Когда вдруг отчаянье —
о ты, знавший в жизни минуты взлетов,
шедший уверенным шагом,
ты, способный одарить себя многим:
опьяненьем восторга, рассветом, внезапным порывом,
когда вдруг отчаянье,
даже если оно
длань свою к тебе простирает
из непостижимой бездны,
суля погибель и тленье —

подумай о тех, чья жизнь была тщетной,
о тех, оставшихся в воспоминаниях
нежной жилкою на виске,
взором, внутрь себя обращенным,
о тех, кто оставил нам мало надежды,
но кто, как и ты, говорил о цветах
и с невыразительною улыбкой
тайны души обращал
к своему невысокому небу,
что должно было вскоре погаснуть.

Перевод В. В. Вебера

Не надо печали

На этой маленькой, почти детской кровати
скончалась Дросте (в Мерcбурге та кровать теперь эскпонат музея),
на этом диване в доме у столяра — Гёльдерлин,
на санаторных койках где-то в Швейцарии — Рильке, Георге,
на белых подушках в Веймаре
угасли
большие черные очи Ницше,
всё это теперь лишь хлам
или вовсе не существует,
призраком стало,
утратило сущность
в безболезненно-вечном распаде.

Мы носим в себе зародыши всех богов,
ген смерти и ген желанья —
кто разлучил их: слова и вещи,
кто свел их вместе: страданья и это ложе,
на котором страданьям конец приходит,
слёз потоки и эти доски,
кратковременный жалкий приют.
Не надо печали —
так далеки,
недостижимы и те слезы, и та кровать,
нет ответа: ни да, ни нет,
рожденье, телесные муки, вера,
всплеск волнения без имени, без названья,
дуновение, краткое, неземное,
коснувшись постели, потревожило сон
и вызвало слёзы —
усни!

6 января 1956
Перевод В. В. Вебера

43

Георгий Шенгели

2 мая родился Георгий Аркадьевич Шенгели (1894 — 1956).

Мороз

Иди и зубами не ляскай,
Иди, а иначе погиб:
Мороз раскаленною маской
К лицу бездыханно прилип.

Какой-то надменною мутью
Заполнен кирпичный тоннель,
И градусник лопнул и ртутью,
Как пулей, ударил в панель.

Дома исключительно немы
И слепы, и только (смотри!)
Под мыльнопузырные шлемы
Ушли не дышать фонари.

Иди же, иди же, иди же!
Квартал за кварталом — иди!
Мороза скрипучие лыжи
Скользят у тебя по груди.

Межзвездный презрительный холод
Во весь распрямляется рост,
И мир на ледяшки расколот
Средь грубо нарубленных звезд.

1940

* * *

Так умирают.
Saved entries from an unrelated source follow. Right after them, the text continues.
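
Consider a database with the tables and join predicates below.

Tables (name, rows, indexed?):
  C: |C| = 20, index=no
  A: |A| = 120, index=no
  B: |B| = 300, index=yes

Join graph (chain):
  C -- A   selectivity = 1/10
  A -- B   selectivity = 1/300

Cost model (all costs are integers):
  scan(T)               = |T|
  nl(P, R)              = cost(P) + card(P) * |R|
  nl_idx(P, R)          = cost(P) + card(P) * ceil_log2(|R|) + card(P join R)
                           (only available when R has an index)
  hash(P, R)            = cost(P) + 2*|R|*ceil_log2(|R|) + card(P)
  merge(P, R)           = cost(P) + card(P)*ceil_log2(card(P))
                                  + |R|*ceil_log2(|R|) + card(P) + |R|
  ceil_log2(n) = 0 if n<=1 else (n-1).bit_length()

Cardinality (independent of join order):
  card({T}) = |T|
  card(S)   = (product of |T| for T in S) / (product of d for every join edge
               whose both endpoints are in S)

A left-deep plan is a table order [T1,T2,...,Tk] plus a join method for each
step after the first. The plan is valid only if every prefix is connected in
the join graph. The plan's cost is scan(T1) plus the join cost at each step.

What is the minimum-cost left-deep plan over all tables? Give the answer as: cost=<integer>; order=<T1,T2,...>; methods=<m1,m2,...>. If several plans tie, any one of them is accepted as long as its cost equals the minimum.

Selinger DP (subsets sized 1..n):
  {C}: scan cost=20, card=20
  {A}: scan cost=120, card=120
  {B}: scan cost=300, card=300
  {AC}: card=240; try (C,hash)→440, (A,merge)→1100, (C,merge)→1200, (A,hash)→1720, (A,nl)→2420, (C,nl)→2520; best=440 via (C,hash)
  {AB}: card=120; try (B,nl_idx)→1320, (A,hash)→2280, (B,merge)→4080, (A,merge)→4260, (B,hash)→5640, (B,nl)→36120 …(+1); best=1320 via (B,nl_idx)
  {ABC}: card=240; try (C,hash)→1640, (C,merge)→2400, (B,nl_idx)→2840, (C,nl)→3720, (B,merge)→5600, (B,hash)→6080 …(+1); best=1640 via (C,hash)

cost=1640; order=A,B,C; methods=nl_idx,hash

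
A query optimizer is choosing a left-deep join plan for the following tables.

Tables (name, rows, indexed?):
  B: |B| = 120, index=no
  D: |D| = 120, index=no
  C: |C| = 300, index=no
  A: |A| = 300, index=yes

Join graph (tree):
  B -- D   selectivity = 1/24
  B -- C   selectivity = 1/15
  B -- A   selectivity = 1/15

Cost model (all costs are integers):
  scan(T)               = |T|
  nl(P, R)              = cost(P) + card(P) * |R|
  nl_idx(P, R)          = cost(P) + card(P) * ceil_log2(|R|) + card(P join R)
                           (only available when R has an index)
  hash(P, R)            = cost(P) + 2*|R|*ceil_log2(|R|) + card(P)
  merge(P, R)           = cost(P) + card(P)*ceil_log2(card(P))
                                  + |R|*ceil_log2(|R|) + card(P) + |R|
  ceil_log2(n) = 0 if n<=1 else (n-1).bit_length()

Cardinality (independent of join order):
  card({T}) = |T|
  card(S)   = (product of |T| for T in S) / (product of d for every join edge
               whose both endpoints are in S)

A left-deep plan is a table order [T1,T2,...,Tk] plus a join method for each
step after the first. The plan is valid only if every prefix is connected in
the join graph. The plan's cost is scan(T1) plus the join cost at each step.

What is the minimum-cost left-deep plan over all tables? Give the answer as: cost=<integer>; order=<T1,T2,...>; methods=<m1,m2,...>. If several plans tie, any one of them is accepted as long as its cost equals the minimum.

Selinger DP (subsets sized 1..n):
  {B}: scan cost=120, card=120
  {D}: scan cost=120, card=120
  {C}: scan cost=300, card=300
  {A}: scan cost=300, card=300
  {BD}: card=600; try (D,hash)→1920, (B,hash)→1920, (D,merge)→2040, (B,merge)→2040, (D,nl)→14520, (B,nl)→14520; best=1920 via (D,hash)
  {BC}: card=2400; try (B,hash)→2280, (C,merge)→4080, (B,merge)→4260, (C,hash)→5640, (C,nl)→36120, (B,nl)→36300; best=2280 via (B,hash)
  {AB}: card=2400; try (B,hash)→2280, (A,nl_idx)→3600, (A,merge)→4080, (B,merge)→4260, (A,hash)→5640, (A,nl)→36120 …(+1); best=2280 via (B,hash)
  {BCD}: card=12000; try (D,hash)→6360, (C,hash)→7920, (C,merge)→11520, (D,merge)→34440, (C,nl)→181920, (D,nl)→290280; best=6360 via (D,hash)
  {ABD}: card=12000; try (D,hash)→6360, (A,hash)→7920, (A,merge)→11520, (A,nl_idx)→19320, (D,merge)→34440, (A,nl)→181920 …(+1); best=6360 via (D,hash)
  {ABC}: card=48000; try (C,hash)→10080, (A,hash)→10080, (C,merge)→36480, (A,merge)→36480, (A,nl_idx)→71880, (C,nl)→722280 …(+1); best=10080 via (C,hash)
  {ABCD}: card=240000; try (C,hash)→23760, (A,hash)→23760, (D,hash)→59760, (C,merge)→189360, (A,merge)→189360, (A,nl_idx)→354360 …(+4); best=23760 via (C,hash)

cost=23760; order=A,B,D,C; methods=hash,hash,hash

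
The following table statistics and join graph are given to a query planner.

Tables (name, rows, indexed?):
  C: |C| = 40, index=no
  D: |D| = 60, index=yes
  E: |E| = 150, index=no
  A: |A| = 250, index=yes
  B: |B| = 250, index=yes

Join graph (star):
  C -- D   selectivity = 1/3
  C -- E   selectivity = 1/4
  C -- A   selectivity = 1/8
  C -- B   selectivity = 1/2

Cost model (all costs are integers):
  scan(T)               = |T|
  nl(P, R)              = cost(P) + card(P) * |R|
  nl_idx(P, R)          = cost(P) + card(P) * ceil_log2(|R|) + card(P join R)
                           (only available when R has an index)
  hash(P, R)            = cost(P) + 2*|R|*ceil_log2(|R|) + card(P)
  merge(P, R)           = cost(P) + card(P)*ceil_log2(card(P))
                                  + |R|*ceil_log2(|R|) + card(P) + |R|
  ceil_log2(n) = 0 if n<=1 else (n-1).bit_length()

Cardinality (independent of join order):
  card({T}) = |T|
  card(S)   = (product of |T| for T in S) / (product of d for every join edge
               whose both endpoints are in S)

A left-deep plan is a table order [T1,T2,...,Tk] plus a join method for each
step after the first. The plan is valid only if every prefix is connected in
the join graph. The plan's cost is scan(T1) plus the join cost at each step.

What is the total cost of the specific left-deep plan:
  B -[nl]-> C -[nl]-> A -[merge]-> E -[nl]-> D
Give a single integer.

355792850

step 1: scan B: cost=250, card=250
step 2: join C via nl
    card(P join C) = 250*40/(2) = 5000
    cost = 250 + 250*40 = 10250
step 3: join A via nl
    card(P join A) = 5000*250/(8) = 156250
    cost = 10250 + 5000*250 = 1260250
step 4: join E via merge
    card(P join E) = 156250*150/(4) = 5859375
    cost = 1260250 + 156250*18 + 150*8 + 156250 + 150 = 4230350
step 5: join D via nl
    card(P join D) = 5859375*60/(3) = 117187500
    cost = 4230350 + 5859375*60 = 355792850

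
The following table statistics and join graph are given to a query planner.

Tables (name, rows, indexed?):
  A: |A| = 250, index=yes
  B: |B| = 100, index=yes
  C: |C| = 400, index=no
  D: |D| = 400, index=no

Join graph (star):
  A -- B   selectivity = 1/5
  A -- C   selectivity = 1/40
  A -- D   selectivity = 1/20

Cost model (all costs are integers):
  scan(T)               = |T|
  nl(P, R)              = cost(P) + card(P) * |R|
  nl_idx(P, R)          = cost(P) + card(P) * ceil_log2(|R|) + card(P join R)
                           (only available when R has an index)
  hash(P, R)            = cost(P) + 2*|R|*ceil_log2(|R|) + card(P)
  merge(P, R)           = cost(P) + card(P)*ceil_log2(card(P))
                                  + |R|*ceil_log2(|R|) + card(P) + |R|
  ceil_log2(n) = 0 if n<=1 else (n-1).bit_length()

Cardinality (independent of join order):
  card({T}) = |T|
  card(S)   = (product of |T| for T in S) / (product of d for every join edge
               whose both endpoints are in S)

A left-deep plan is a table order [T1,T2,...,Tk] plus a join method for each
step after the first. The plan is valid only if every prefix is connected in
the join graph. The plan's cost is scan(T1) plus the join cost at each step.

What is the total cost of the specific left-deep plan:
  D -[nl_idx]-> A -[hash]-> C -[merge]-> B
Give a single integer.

871600

step 1: scan D: cost=400, card=400
step 2: join A via nl_idx
    card(P join A) = 400*250/(20) = 5000
    cost = 400 + 400*8 + 5000 = 8600
step 3: join C via hash
    card(P join C) = 5000*400/(40) = 50000
    cost = 8600 + 2*400*9 + 5000 = 20800
step 4: join B via merge
    card(P join B) = 50000*100/(5) = 1000000
    cost = 20800 + 50000*16 + 100*7 + 50000 + 100 = 871600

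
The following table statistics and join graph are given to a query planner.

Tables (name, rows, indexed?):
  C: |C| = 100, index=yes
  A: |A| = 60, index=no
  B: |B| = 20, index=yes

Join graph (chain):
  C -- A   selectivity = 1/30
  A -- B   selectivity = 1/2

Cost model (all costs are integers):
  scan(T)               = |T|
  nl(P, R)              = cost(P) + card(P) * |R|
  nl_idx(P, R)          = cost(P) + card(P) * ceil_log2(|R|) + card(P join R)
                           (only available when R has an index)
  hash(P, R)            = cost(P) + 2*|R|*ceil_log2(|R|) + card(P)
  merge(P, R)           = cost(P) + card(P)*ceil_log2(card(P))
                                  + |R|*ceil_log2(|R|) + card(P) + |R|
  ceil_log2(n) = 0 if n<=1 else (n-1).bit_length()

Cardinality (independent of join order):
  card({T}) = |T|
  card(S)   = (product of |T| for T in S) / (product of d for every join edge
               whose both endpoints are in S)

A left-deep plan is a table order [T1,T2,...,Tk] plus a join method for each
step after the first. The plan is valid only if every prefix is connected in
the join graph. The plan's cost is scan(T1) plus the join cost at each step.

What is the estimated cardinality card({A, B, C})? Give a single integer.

Tables in S: A(60), B(20), C(100)
Edges inside S: C-A(d=30), A-B(d=2)
numerator = 60 * 20 * 100 = 120000
denominator = 30 * 2 = 60
card(S) = 120000 / 60 = 2000

2000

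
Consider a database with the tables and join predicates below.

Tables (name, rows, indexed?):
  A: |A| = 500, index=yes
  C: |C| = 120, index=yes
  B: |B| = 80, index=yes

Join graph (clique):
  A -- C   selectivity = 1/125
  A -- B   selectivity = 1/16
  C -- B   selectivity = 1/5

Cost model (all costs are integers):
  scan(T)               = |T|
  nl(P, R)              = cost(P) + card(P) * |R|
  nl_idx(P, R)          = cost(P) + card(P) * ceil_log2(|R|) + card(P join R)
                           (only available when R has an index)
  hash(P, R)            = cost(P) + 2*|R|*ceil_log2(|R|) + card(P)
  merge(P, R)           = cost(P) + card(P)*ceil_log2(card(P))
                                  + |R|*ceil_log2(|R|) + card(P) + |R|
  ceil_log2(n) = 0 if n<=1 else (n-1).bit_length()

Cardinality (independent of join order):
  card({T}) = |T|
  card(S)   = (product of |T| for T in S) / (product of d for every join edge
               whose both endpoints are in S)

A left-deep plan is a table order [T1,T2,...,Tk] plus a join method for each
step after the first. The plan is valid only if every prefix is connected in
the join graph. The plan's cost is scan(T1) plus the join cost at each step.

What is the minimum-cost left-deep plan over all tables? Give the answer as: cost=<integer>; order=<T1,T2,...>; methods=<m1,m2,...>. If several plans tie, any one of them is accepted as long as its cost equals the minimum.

cost=3280; order=C,A,B; methods=nl_idx,hash

Selinger DP (subsets sized 1..n):
  {A}: scan cost=500, card=500
  {C}: scan cost=120, card=120
  {B}: scan cost=80, card=80
  {AC}: card=480; try (A,nl_idx)→1680, (C,hash)→2680, (C,nl_idx)→4480, (A,merge)→6080, (C,merge)→6460, (A,hash)→9240 …(+2); best=1680 via (A,nl_idx)
  {AB}: card=2500; try (B,hash)→2120, (A,nl_idx)→3300, (A,merge)→5720, (B,merge)→6140, (B,nl_idx)→6500, (A,hash)→9160 …(+2); best=2120 via (B,hash)
  {BC}: card=1920; try (B,hash)→1360, (C,merge)→1680, (B,merge)→1720, (C,hash)→1840, (C,nl_idx)→2560, (B,nl_idx)→2880 …(+2); best=1360 via (B,hash)
  {ABC}: card=480; try (B,hash)→3280, (B,nl_idx)→5520, (C,hash)→6300, (B,merge)→7120, (A,hash)→12280, (A,nl_idx)→19120 …(+6); best=3280 via (B,hash)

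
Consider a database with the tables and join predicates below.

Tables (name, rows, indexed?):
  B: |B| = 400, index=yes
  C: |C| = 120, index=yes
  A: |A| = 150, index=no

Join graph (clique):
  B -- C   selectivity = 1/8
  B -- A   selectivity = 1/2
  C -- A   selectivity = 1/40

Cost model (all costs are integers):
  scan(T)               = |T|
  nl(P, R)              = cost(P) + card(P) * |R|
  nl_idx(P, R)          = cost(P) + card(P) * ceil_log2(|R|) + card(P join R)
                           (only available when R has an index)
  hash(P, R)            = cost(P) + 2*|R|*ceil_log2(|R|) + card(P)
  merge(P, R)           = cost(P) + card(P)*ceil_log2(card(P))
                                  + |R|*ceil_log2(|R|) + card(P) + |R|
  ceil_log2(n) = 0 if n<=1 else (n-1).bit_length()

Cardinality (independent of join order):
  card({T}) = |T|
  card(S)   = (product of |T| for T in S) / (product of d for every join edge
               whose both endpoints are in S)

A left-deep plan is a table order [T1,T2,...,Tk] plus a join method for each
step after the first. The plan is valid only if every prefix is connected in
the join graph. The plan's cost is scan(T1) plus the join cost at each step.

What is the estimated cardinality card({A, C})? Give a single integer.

450

Tables in S: A(150), C(120)
Edges inside S: C-A(d=40)
numerator = 150 * 120 = 18000
denominator = 40 = 40
card(S) = 18000 / 40 = 450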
Широкая мокрая площадь;
Небо, как будто Некрасов, слезливо и тускло;
Очередь в троллейбус; ветер подолы полощет;
Толстый портфель избугрился под мышкой, как мускул.

Где-то далеко колотит в комод канонада.
Это привычно, хотя до сих пор неуютно.
Долгая очередь. Мне же на лекцию надо!..
Небо, как Надсон: фальшиво, слезливо и мутно.

Посвист и фырканье в дымной выси над Музеем;
Видно, идет самолет с неисправным мотором;
Мы равнодушно на мутную влагу глазеем,
Мы… вдруг удар!.. и сверкающий столб!.. на котором!..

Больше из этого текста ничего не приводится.